20120115 AFP Moving at night through the cold, flat desert, armed people smugglers are exploiting, abducting and sometimes killing Eritreans fleeing their authoritarian homeland, the UN and refugees say.
"People catch us, sell us like a goat," one Eritrean asylum-seeker said of the human traffickers.
Like others who have reached this wind-blown collection of shelters inside the Sudanese border, he accused the local Rashaida tribe of involvement in the people trade, which the United Nations refugee agency (UNHCR) is hoping to counter through a $2-million effort to support local police and improve camp security.
"These groups that are involved in this are heavily armed. We hear of firefights between government forces and these armed groups," said Felix Ross, the UNHCR's senior protection officer in Sudan's eastern region.
He told AFP the problem has emerged over the past two or three years, with the UNHCR hearing of at least 20 kidnapping cases a month.
"But we believe that the number itself is much higher," Ross said.
On a visit to the Shagarab camp on Thursday, the UN High Commissioner for Refugees, Antonio Guterres, said a global criminal network of smugglers and kidnappers is "taking profit of the desperate situation of many Eritreans."
Shagarab camp receives about 2,000 asylum-seekers monthly, largely from neighbouring Eritrea where many have fled compulsory military service.
The UN estimates that 80 percent of the new arrivals leave the camp within two months for Khartoum, Egypt, Israel or further afield, in search of better economic opportunities.
"Due to the limitation on the freedom of movement of refugees in Sudan, refugees and asylum-seekers resort to smugglers to transport them into, through and out of Sudan," a UNHCR briefing paper said.
But some simply end up being kidnapped for ransoms which the UNHCR said can reach $10,000.
"Here there is not security. There is many person kidnapped," an Eritrean who has spent four months at Shagarab said, speaking in English.
He and other Eritreans interviewed during a UN-organised visit cannot be named, for their own protection.

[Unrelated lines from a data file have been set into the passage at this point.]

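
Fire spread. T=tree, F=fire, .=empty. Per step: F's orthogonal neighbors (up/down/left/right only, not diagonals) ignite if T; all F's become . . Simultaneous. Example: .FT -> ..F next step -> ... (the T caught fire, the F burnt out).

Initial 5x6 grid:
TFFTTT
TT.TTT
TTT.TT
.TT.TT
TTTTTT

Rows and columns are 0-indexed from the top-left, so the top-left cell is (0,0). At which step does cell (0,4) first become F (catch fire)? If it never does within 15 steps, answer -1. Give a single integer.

Step 1: cell (0,4)='T' (+3 fires, +2 burnt)
Step 2: cell (0,4)='F' (+4 fires, +3 burnt)
  -> target ignites at step 2
Step 3: cell (0,4)='.' (+5 fires, +4 burnt)
Step 4: cell (0,4)='.' (+4 fires, +5 burnt)
Step 5: cell (0,4)='.' (+4 fires, +4 burnt)
Step 6: cell (0,4)='.' (+3 fires, +4 burnt)
Step 7: cell (0,4)='.' (+1 fires, +3 burnt)
Step 8: cell (0,4)='.' (+0 fires, +1 burnt)
  fire out at step 8

2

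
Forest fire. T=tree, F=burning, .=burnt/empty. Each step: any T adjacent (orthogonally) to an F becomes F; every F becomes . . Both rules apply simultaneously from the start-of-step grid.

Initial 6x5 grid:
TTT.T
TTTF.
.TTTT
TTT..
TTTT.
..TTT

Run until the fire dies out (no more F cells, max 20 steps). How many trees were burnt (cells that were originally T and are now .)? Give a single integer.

Step 1: +2 fires, +1 burnt (F count now 2)
Step 2: +4 fires, +2 burnt (F count now 4)
Step 3: +4 fires, +4 burnt (F count now 4)
Step 4: +3 fires, +4 burnt (F count now 3)
Step 5: +4 fires, +3 burnt (F count now 4)
Step 6: +2 fires, +4 burnt (F count now 2)
Step 7: +1 fires, +2 burnt (F count now 1)
Step 8: +0 fires, +1 burnt (F count now 0)
Fire out after step 8
Initially T: 21, now '.': 29
Total burnt (originally-T cells now '.'): 20

Answer: 20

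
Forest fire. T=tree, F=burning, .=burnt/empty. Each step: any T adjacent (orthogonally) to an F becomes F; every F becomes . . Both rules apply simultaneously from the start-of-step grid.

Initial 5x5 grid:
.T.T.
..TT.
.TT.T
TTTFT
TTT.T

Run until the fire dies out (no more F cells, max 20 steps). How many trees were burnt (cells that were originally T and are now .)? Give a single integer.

Answer: 14

Derivation:
Step 1: +2 fires, +1 burnt (F count now 2)
Step 2: +5 fires, +2 burnt (F count now 5)
Step 3: +4 fires, +5 burnt (F count now 4)
Step 4: +2 fires, +4 burnt (F count now 2)
Step 5: +1 fires, +2 burnt (F count now 1)
Step 6: +0 fires, +1 burnt (F count now 0)
Fire out after step 6
Initially T: 15, now '.': 24
Total burnt (originally-T cells now '.'): 14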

One 23-year-old woman -- who like the men said she had fled military service -- said smugglers took her in 2010 from Eritrea to Egypt, "and when we arrived there they asked my family for more money," which they did not have.

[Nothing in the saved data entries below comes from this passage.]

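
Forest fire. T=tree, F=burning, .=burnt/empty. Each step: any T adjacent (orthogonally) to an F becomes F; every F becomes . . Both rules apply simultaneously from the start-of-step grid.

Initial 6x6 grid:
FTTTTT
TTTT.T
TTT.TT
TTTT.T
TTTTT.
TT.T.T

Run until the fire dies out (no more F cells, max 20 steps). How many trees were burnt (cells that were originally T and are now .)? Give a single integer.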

She was arrested and jailed before being deported and then making her way -- this time without involving traffickers -- to the Sudanese camp.
An Eritrean man, aged 27, said camp residents face a risk of being snatched if they walk out to the toilet area at night.

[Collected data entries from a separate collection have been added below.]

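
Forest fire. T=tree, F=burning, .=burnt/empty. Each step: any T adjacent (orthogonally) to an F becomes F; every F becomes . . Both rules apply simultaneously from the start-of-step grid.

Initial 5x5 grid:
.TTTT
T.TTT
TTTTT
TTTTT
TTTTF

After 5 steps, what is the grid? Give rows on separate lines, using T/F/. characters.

Step 1: 2 trees catch fire, 1 burn out
  .TTTT
  T.TTT
  TTTTT
  TTTTF
  TTTF.
Step 2: 3 trees catch fire, 2 burn out
  .TTTT
  T.TTT
  TTTTF
  TTTF.
  TTF..
Step 3: 4 trees catch fire, 3 burn out
  .TTTT
  T.TTF
  TTTF.
  TTF..
  TF...
Step 4: 5 trees catch fire, 4 burn out
  .TTTF
  T.TF.
  TTF..
  TF...
  F....
Step 5: 4 trees catch fire, 5 burn out
  .TTF.
  T.F..
  TF...
  F....
  .....

.TTF.
T.F..
TF...
F....
.....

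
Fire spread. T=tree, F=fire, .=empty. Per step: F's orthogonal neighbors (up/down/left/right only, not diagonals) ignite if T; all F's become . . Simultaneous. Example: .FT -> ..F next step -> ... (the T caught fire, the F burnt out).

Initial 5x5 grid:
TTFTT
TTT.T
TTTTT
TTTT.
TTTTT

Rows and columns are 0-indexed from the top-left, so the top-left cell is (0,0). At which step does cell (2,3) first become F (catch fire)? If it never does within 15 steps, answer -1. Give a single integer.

Step 1: cell (2,3)='T' (+3 fires, +1 burnt)
Step 2: cell (2,3)='T' (+4 fires, +3 burnt)
Step 3: cell (2,3)='F' (+5 fires, +4 burnt)
  -> target ignites at step 3
Step 4: cell (2,3)='.' (+5 fires, +5 burnt)
Step 5: cell (2,3)='.' (+3 fires, +5 burnt)
Step 6: cell (2,3)='.' (+2 fires, +3 burnt)
Step 7: cell (2,3)='.' (+0 fires, +2 burnt)
  fire out at step 7

3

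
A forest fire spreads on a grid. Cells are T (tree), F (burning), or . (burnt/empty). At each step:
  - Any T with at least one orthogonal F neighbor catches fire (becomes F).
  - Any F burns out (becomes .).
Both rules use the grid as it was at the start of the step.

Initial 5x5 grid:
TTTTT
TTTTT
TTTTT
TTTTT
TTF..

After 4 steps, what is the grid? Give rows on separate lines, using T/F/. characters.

Step 1: 2 trees catch fire, 1 burn out
  TTTTT
  TTTTT
  TTTTT
  TTFTT
  TF...
Step 2: 4 trees catch fire, 2 burn out
  TTTTT
  TTTTT
  TTFTT
  TF.FT
  F....
Step 3: 5 trees catch fire, 4 burn out
  TTTTT
  TTFTT
  TF.FT
  F...F
  .....
Step 4: 5 trees catch fire, 5 burn out
  TTFTT
  TF.FT
  F...F
  .....
  .....

TTFTT
TF.FT
F...F
.....
.....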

Others are "kidnapped by Rashaida" on their way in from the border, he said at the one-room cement block he shares with 25 other men. Their belongings hang from the wall beside a picture of Christ.
"They ask them for ransom money... some of the people said it's about 50,000 pounds ($12,000)," he said through a translator. "Most of the time they cannot pay, so they are tortured."
UNHCR chief Guterres said some refugees who ended up in Egypt's Sinai peninsula were "killed for the traffic of organs."
The Rashaida are a camel-raising tribe whose buildings near the state capital Kassala are painted bright pastel pink and blue.
The area around their roadside market, a row of corrugated metal shacks, is believed to be a smuggling hotbed for everything including people, Ross said.
Human traffickers are "making a lot of money in a region where it's difficult to earn money," he said.
"We know that in the refugee community there are people working with these criminal groups."
Between Kassala and the camps 120 kilometres (75 miles) away, the Eritrean border lies beyond trees barely visible in the distance across the barren brown earth -- the smugglers' turf.
"If you were to travel here by night you would see a lot of lights crossing through the desert," Ross said.
Sudan's refugee commission recognises almost all of the new asylum-seekers as refugees, but if they stay in the camps they could wait years for resettlement, and have little in common with older refugees or the local population.
The Eritreans arriving since 2005 are mostly Christian and not Arabic speakers, in contrast with an older group of mostly Muslim Eritreans who began fleeing to Muslim-majority Sudan four decades ago during their country's independence war with Ethiopia, the UN says.
"How about us, the newcomers?" an Eritrean who has spent eight months at the camp asked AFP. "Nobody cares about us."